2. Il Ragno e il Castello

Gli autori raccontano una storia di ragni in una cantina.

  • La Storia: I ragni avevano costruito una tela massiccia e intricata. Credevano che la tela sostenesse il castello sopra di loro. Un giorno, una tempesta portò via la tela. I ragni andarono nel panico, pensando che il castello sarebbe caduto. Ma il castello non cadde! Si scoprì che la tela non aveva mai sostenuto il castello; il castello stava in piedi da solo, e la tela era solo una decorazione creata dai ragni.
  • Il Significato: Per molto tempo, gli scienziati hanno pensato che esistesse una "realtà perfetta e assoluta" (la tela) che sosteneva le nostre diverse prospettive. Tractatus Quanticum dice che la tempesta (la Meccanica Quantistica) ha portato via quella tela. Non abbiamo bisogno di una realtà perfetta e assoluta per dare un senso al mondo. Abbiamo solo prospettive che interagiscono con altre prospettive.

3. La "Vista da Nessuno" è una Bugia

Il saggio sostiene che l'idea di una "Vista da Nessuno" (una prospettiva che non appartiene a nessuno e vede tutto perfettamente) sia un trucco della mente.

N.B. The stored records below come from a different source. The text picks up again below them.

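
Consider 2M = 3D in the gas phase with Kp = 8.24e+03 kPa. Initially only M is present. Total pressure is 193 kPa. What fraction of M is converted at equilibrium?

Basis: 1 mol M initially; let X = conversion of M. Extent ξ = 0.5X.
Species balance: n_M = 1 − X; n_D = 1.5X.
Summing: n_T = 1 + 0.5X.
With p_i = (n_i/n_T)P, Kp = p_D^3 / (p_M^2).
Substituting and setting equal to 8.24e+03 kPa gives a polynomial in X; the root in (0,1) is X = 0.823.

X = 0.823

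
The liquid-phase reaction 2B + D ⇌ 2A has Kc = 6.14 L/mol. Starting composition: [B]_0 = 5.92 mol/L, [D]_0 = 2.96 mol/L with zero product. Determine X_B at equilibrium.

Let X = conversion of B; extent ξ = 5.92X/2 mol/L.
Concentrations: [B] = 5.92 − 5.92X; [D] = 2.96 − 2.96X; [A] = 5.92X.
Kc = [A]^2 / ([B]^2 [D]).
Solving Kc = 6.14 for X ∈ (0,1): X = 0.700.

X = 0.700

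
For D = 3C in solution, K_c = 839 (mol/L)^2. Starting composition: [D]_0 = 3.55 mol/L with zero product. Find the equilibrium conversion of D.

X = 0.796

Let X = conversion of D; extent ξ = 3.55·X mol/L.
Concentrations: [D] = 3.55 − 3.55X; [C] = 10.6X.
K_c = [C]^3 / ([D]).
This equals 839 at X = 0.796 (the root in 0 < X < 1).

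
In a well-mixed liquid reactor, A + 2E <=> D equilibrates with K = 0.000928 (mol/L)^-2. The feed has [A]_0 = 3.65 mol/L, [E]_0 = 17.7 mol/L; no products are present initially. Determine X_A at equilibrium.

Let X = conversion of A; extent ξ = 3.65·X mol/L.
Concentrations: [A] = 3.65 − 3.65X; [E] = 17.7 − 7.3X; [D] = 3.65X.
K = [D] / ([A] [E]^2).
Setting equal to 0.000928 and solving for X on (0,1) gives X = 0.197.

X = 0.197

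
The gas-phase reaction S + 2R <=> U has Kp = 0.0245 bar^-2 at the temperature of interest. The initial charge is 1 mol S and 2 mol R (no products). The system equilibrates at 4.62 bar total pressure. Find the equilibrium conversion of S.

Basis: 1 mol S initially; let X = conversion of S. Extent ξ = X.
Mole table: n_S = 1 − X; n_R = 2 − 2X; n_U = X.
n_T = Σnᵢ = 3 − 2X.
With p_i = (n_i/n_T)P, Kp = p_U / (p_S p_R^2).
This yields a degree-3 equation in X; solving on (0,1), X = 0.169.

X = 0.169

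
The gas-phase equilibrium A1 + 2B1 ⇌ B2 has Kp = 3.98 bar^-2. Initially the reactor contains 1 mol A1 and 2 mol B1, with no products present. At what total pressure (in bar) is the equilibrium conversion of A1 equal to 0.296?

P = 0.556 bar

Let X = conversion of A1 (basis 1 mol A1); extent of reaction ξ = X.
At extent ξ: n_A1 = 1 − X; n_B1 = 2 − 2X; n_B2 = X.
Total moles n_T = 3 − 2X.
Kp = p_B2 / (p_A1 p_B1^2) with p_i = (n_i/n_T)·P.
At X = 0.296: the mole-fraction product g(X) = Π y_i^ν_i = 1.23. Since Kp = g(X)·P^{-2}, P = (g/Kp)^(1/2) = (1.23/3.98)^(1/2) = 0.556 bar.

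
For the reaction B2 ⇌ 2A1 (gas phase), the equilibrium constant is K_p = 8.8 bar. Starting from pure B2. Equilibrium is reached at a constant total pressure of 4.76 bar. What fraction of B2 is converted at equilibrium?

Take 1 mol B2 as basis and let X be its fractional conversion, so ξ = X.
Moles: n_B2 = 1 − X; n_A1 = 2X.
Total moles n_T = 1 + X.
With p_i = (n_i/n_T)P, K_p = p_A1^2 / (p_B2).
Substituting and setting equal to 8.8 bar gives a polynomial in X; the root in (0,1) is X = 0.562.

X = 0.562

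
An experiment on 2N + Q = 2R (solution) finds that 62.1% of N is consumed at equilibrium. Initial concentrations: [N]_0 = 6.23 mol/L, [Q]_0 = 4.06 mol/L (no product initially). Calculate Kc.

Kc = 1.26 L/mol

Let X = conversion of N.
Concentrations: [N] = 6.23 − 6.23X; [Q] = 4.06 − 3.12X; [R] = 6.23X.
At X = 0.621: [N] = 2.36, [Q] = 2.13, [R] = 3.87.
Kc = [R]^2 / ([N]^2 [Q]) = 1.26 L/mol.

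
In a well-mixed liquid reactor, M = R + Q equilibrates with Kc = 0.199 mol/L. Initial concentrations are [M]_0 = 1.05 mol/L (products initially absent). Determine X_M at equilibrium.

Let X = conversion of M; extent ξ = 1.05·X mol/L.
Concentrations: [M] = 1.05 − 1.05X; [R] = 1.05X; [Q] = 1.05X.
Kc = [R] [Q] / ([M]).
Equating to 0.199 mol/L: the physical root is X = 0.351.

X = 0.351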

  • La Scala: Nel libro di filosofia originale, l'autore costruisce una scala logica per aiutarci a comprendere il mondo, ma poi ci dice di calciare via la scala perché la scala stessa è solo uno strumento, non la verità.
  • L'Aggiornamento: Il nuovo libro dice che dobbiamo calciare via ancora di più. Dobbiamo realizzare che non esiste un "Sé" (un'anima o una mente) che sta fuori dal mondo a guardare dentro, e non esiste un "Mondo" (un oggetto totale) che viene guardato. Esistono solo sistemi fisici che interagiscono con altri sistemi fisici.
  • Esempio Semplice: Un termometro non è una "mente" che osserva la temperatura. È solo un sistema fisico che interagisce con l'aria. Il "fatto" della temperatura esiste solo in quella relazione. Se cambi la relazione (lo guardi da un'altra angolazione o con uno strumento diverso), il "fatto" potrebbe cambiare o scomparire.

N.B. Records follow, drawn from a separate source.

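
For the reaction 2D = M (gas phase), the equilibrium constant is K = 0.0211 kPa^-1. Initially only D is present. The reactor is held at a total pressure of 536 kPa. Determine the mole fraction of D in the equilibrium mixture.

y_D = 0.256

Let X = conversion of D (basis 1 mol D); extent of reaction ξ = 0.5X.
At extent ξ: n_D = 1 − X; n_M = 0.5X.
n_T = Σnᵢ = 1 − 0.5X.
With p_i = (n_i/n_T)P, K = p_M / (p_D^2).
This yields a degree-2 equation in X; solving on (0,1), X = 0.853.
Then n_D = 0.147, n_T = 0.574, so y_D = 0.256.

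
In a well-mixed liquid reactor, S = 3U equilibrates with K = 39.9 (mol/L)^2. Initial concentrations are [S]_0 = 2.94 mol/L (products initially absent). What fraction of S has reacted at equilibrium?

Let X = conversion of S; extent ξ = 2.94·X mol/L.
Concentrations: [S] = 2.94 − 2.94X; [U] = 8.82X.
K = [U]^3 / ([S]).
Solving K = 39.9 for X ∈ (0,1): X = 0.454.

X = 0.454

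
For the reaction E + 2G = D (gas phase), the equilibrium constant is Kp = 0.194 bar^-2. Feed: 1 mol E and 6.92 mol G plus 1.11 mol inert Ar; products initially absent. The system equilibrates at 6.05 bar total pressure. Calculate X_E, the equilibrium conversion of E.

Let X = conversion of E (basis 1 mol E); extent of reaction ξ = X.
Species balance: n_E = 1 − X; n_G = 6.92 − 2X; n_D = X; n_I = 1.11 (inert).
Total moles n_T = 9.03 − 2X.
y_i = n_i/n_T, p_i = y_i·P. Kp = p_D / (p_E p_G^2).
Setting this equal to 0.194 bar^-2 and taking the physical root (0 < X < 1) gives X = 0.785.

X = 0.785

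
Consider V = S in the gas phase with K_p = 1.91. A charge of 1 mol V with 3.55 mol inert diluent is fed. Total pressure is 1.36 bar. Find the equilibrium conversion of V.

Take 1 mol V as basis and let X be its fractional conversion, so ξ = X.
At extent ξ: n_V = 1 − X; n_S = X; n_I = 3.55 (inert).
n_T stays at 4.55 (no change in mole number).
With p_i = (n_i/n_T)P, K_p = p_S / (p_V).
Equating to 1.91 and solving on 0 < X < 1: X = 0.656.

X = 0.656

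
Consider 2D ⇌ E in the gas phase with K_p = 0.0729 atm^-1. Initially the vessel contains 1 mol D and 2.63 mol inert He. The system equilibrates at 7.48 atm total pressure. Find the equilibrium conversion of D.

X = 0.198

Take 1 mol D as basis and let X be its fractional conversion, so ξ = 0.5X.
Species balance: n_D = 1 − X; n_E = 0.5X; n_I = 2.63 (inert).
Total moles n_T = 3.63 − 0.5X.
With p_i = (n_i/n_T)P, K_p = p_E / (p_D^2).
This yields a degree-2 equation in X; solving on (0,1), X = 0.198.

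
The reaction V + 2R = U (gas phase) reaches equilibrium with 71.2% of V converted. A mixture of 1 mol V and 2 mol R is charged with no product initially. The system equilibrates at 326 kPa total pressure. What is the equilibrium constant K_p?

Basis: 1 mol V initially; let X = conversion of V. Extent ξ = X.
Mole table: n_V = 1 − X; n_R = 2 − 2X; n_U = X.
Summing: n_T = 3 − 2X.
At X = 0.712: n_V = 0.288, n_R = 0.576, n_U = 0.712, n_T = 1.58.
p_i = (n_i/n_T)·P. K_p = p_U / (p_V p_R^2) = 0.000174 kPa^-2.

K_p = 0.000174 kPa^-2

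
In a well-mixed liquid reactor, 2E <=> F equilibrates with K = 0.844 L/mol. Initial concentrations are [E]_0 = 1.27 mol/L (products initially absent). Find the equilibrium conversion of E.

Let X = conversion of E; extent ξ = 1.27X/2 mol/L.
Concentrations: [E] = 1.27 − 1.27X; [F] = 0.635X.
K = [F] / ([E]^2).
Setting equal to 0.844 and solving for X on (0,1) gives X = 0.512.

X = 0.512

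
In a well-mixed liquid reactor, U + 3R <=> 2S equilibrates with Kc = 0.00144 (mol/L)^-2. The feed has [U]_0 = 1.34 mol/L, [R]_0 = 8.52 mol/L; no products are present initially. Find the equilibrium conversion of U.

Let X = conversion of U; extent ξ = 1.34·X mol/L.
Concentrations: [U] = 1.34 − 1.34X; [R] = 8.52 − 4.02X; [S] = 2.68X.
Kc = [S]^2 / ([U] [R]^3).
Equating to 0.00144 (mol/L)^-2: the physical root is X = 0.280.

X = 0.280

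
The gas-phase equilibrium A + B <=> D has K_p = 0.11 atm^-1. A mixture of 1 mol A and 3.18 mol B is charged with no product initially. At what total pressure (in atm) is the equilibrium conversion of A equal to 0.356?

P = 6.8 atm

Let X = conversion of A (basis 1 mol A); extent of reaction ξ = X.
At extent ξ: n_A = 1 − X; n_B = 3.18 − X; n_D = X.
n_T = Σnᵢ = 4.18 − X.
K_p = p_D / (p_A p_B) with p_i = (n_i/n_T)·P.
At X = 0.356: the mole-fraction product g(X) = Π y_i^ν_i = 0.7485. Since K_p = g(X)·P^{-1}, P = (g/K_p)^(1/1) = (0.7485/0.11)^(1/1) = 6.8 atm.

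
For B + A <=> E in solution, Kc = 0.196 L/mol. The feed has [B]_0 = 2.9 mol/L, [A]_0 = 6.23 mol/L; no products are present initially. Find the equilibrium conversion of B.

Let X = conversion of B; extent ξ = 2.9·X mol/L.
Concentrations: [B] = 2.9 − 2.9X; [A] = 6.23 − 2.9X; [E] = 2.9X.
Kc = [E] / ([B] [A]).
Solving Kc = 0.196 for X ∈ (0,1): X = 0.486.

X = 0.486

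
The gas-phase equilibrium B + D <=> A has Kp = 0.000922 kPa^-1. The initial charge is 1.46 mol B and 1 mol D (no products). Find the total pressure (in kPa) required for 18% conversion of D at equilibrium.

Basis: 1 mol D initially; let X = conversion of D. Extent ξ = X.
Moles: n_B = 1.46 − X; n_D = 1 − X; n_A = X.
Total moles n_T = 2.46 − X.
Kp = p_A / (p_B p_D) with p_i = (n_i/n_T)·P.
At X = 0.18: the mole-fraction product g(X) = Π y_i^ν_i = 0.391. Since Kp = g(X)·P^{-1}, P = (g/Kp)^(1/1) = (0.391/0.000922)^(1/1) = 424 kPa.

P = 424 kPa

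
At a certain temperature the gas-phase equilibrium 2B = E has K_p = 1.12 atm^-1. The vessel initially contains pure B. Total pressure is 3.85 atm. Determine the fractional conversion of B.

Let X = conversion of B (basis 1 mol B); extent of reaction ξ = 0.5X.
Species balance: n_B = 1 − X; n_E = 0.5X.
Summing: n_T = 1 − 0.5X.
y_i = n_i/n_T, p_i = y_i·P. K_p = p_E / (p_B^2).
Setting this equal to 1.12 atm^-1 and taking the physical root (0 < X < 1) gives X = 0.766.

X = 0.766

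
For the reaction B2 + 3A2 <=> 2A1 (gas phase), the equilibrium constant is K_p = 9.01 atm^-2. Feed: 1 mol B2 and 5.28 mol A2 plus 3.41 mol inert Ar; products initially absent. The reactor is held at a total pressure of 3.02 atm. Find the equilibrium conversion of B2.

Take 1 mol B2 as basis and let X be its fractional conversion, so ξ = X.
Moles: n_B2 = 1 − X; n_A2 = 5.28 − 3X; n_A1 = 2X; n_I = 3.41 (inert).
Summing: n_T = 9.69 − 2X.
y_i = n_i/n_T, p_i = y_i·P. K_p = p_A1^2 / (p_B2 p_A2^3).
Substituting and setting equal to 9.01 atm^-2 gives a polynomial in X; the root in (0,1) is X = 0.875.

X = 0.875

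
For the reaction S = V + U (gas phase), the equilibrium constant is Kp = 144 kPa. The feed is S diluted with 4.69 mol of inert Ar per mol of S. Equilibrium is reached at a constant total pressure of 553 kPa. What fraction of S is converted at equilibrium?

Basis: 1 mol S initially; let X = conversion of S. Extent ξ = X.
At extent ξ: n_S = 1 − X; n_V = X; n_U = X; n_I = 4.69 (inert).
Total moles n_T = 5.69 + X.
With p_i = (n_i/n_T)P, Kp = p_V p_U / (p_S).
Equating to 144 kPa and solving on 0 < X < 1: X = 0.703.

X = 0.703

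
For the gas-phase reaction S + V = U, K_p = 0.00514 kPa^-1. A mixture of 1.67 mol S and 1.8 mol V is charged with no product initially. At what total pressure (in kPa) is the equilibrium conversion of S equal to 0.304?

P = 195 kPa

Take 1.67 mol S as basis and let X be its fractional conversion, so ξ = 1.67X.
At extent ξ: n_S = 1.67 − 1.67X; n_V = 1.8 − 1.67X; n_U = 1.67X.
Total moles n_T = 3.47 − 1.67X.
K_p = p_U / (p_S p_V) with p_i = (n_i/n_T)·P.
At X = 0.304: the mole-fraction product g(X) = Π y_i^ν_i = 1.001. Since K_p = g(X)·P^{-1}, P = (g/K_p)^(1/1) = (1.001/0.00514)^(1/1) = 195 kPa.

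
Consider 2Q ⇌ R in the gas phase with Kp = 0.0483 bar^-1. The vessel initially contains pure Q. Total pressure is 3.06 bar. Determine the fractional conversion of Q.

X = 0.207

Let X = conversion of Q (basis 1 mol Q); extent of reaction ξ = 0.5X.
Mole table: n_Q = 1 − X; n_R = 0.5X.
n_T = Σnᵢ = 1 − 0.5X.
y_i = n_i/n_T, p_i = y_i·P. Kp = p_R / (p_Q^2).
Equating to 0.0483 bar^-1 and solving on 0 < X < 1: X = 0.207.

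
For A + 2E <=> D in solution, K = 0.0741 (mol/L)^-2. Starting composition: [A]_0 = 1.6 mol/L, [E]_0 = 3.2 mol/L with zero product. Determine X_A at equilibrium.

X = 0.281

Let X = conversion of A; extent ξ = 1.6·X mol/L.
Concentrations: [A] = 1.6 − 1.6X; [E] = 3.2 − 3.2X; [D] = 1.6X.
K = [D] / ([A] [E]^2).
This equals 0.0741 at X = 0.281 (the root in 0 < X < 1).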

4. La Trappola "Totalitaria"

Il titolo "Against Totalitarianism" non riguarda la politica, ma la Totalità (l'idea che l'intero mondo sia una singola cosa fissa).

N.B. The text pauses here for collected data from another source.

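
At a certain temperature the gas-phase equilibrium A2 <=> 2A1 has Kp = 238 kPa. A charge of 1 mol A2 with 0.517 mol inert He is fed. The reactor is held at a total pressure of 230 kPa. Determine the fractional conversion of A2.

X = 0.508

Basis: 1 mol A2 initially; let X = conversion of A2. Extent ξ = X.
Mole table: n_A2 = 1 − X; n_A1 = 2X; n_I = 0.517 (inert).
Total moles n_T = 1.52 + X.
Mole fractions y_i = n_i/n_T; Kp = p_A1^2 / (p_A2) with p_i = y_i·P.
Equating to 238 kPa and solving on 0 < X < 1: X = 0.508.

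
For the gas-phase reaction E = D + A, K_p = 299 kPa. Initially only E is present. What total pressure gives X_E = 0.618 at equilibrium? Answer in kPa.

P = 484 kPa

Let X = conversion of E (basis 1 mol E); extent of reaction ξ = X.
Mole table: n_E = 1 − X; n_D = X; n_A = X.
n_T = Σnᵢ = 1 + X.
K_p = p_D p_A / (p_E) with p_i = (n_i/n_T)·P.
At X = 0.618: the mole-fraction product g(X) = Π y_i^ν_i = 0.6179. Since K_p = g(X)·P^{1}, P = (K_p/g)^(1/1) = (299/0.6179)^(1/1) = 484 kPa.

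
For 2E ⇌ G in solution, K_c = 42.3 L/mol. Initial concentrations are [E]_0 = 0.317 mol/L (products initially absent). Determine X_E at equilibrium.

X = 0.825

Let X = conversion of E; extent ξ = 0.317X/2 mol/L.
Concentrations: [E] = 0.317 − 0.317X; [G] = 0.159X.
K_c = [G] / ([E]^2).
This equals 42.3 at X = 0.825 (the root in 0 < X < 1).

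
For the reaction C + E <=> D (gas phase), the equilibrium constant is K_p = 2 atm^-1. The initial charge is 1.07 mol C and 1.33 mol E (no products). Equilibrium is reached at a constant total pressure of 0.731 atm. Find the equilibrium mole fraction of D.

y_D = 0.217

Take 1.07 mol C as basis and let X be its fractional conversion, so ξ = 1.07X.
Mole table: n_C = 1.07 − 1.07X; n_E = 1.33 − 1.07X; n_D = 1.07X.
Total moles n_T = 2.4 − 1.07X.
y_i = n_i/n_T, p_i = y_i·P. K_p = p_D / (p_C p_E).
Substituting and setting equal to 2 atm^-1 gives a polynomial in X; the root in (0,1) is X = 0.401.
Then n_D = 0.429, n_T = 1.97, so y_D = 0.217.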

  • La Trappola: Pensare che esista un unico elenco di "Fatti Veri" che copra tutto.
  • Il Problema: Gli autori dicono che questo è impossibile.
    1. La fisica dice di no: La meccanica quantistica mostra che i fatti dipendono da chi sta guardando e da come sta interagendo.
    2. Il linguaggio dice di no: Gli autori introducono anche un'idea successiva di Wittgenstein riguardo al linguaggio. Usiamo le parole per molte cose: fare domande, dare ordini, raccontare barzelghe e dichiarare fatti. Se proviamo a forzare l'intero mondo nel solo ambito dei "fatti" (dichiarazioni), ne perdiamo il senso.
    • L'Analogia: Immaginate una cassetta degli attrezzi. Un martello, un cacciavite e una chiave inglese sembrano tutti strumenti, ma svolgono lavori diversi. Se provate a dire "L'unico lavoro di un attrezzo è battere i chiodi", state sbagliando. Allo stesso modo, se provate a dire "L'unico compito del mondo è essere un elenco di fatti", state ignorando la complessità di come viviamo realmente la realtà.

Riassunto

Il saggio sostiene che dobbiamo smettere di cercare una "Visione Maestra" dell'universo.

  • Non esiste una singola, assoluta realtà in attesa di essere scoperta.
  • Non esiste una "Vista da Dio" al di fuori del sistema.
  • Non esiste un "Sé" che sta separato dal mondo.
  • La realtà è solo una rete di prospettive. Siamo tutti sistemi fisici che interagiscono con altri sistemi fisici. I "fatti" del mondo sono relativi a queste interazioni.

Gli autori credono che accettare questo non renda il mondo caotico; in realtà, ci rende liberi. Ci impedisce di inseguire una "verità perfetta" che non esiste e ci aiuta a capire che il mondo è una danza dinamica e relazionale piuttosto che un quadro statico e dipinto.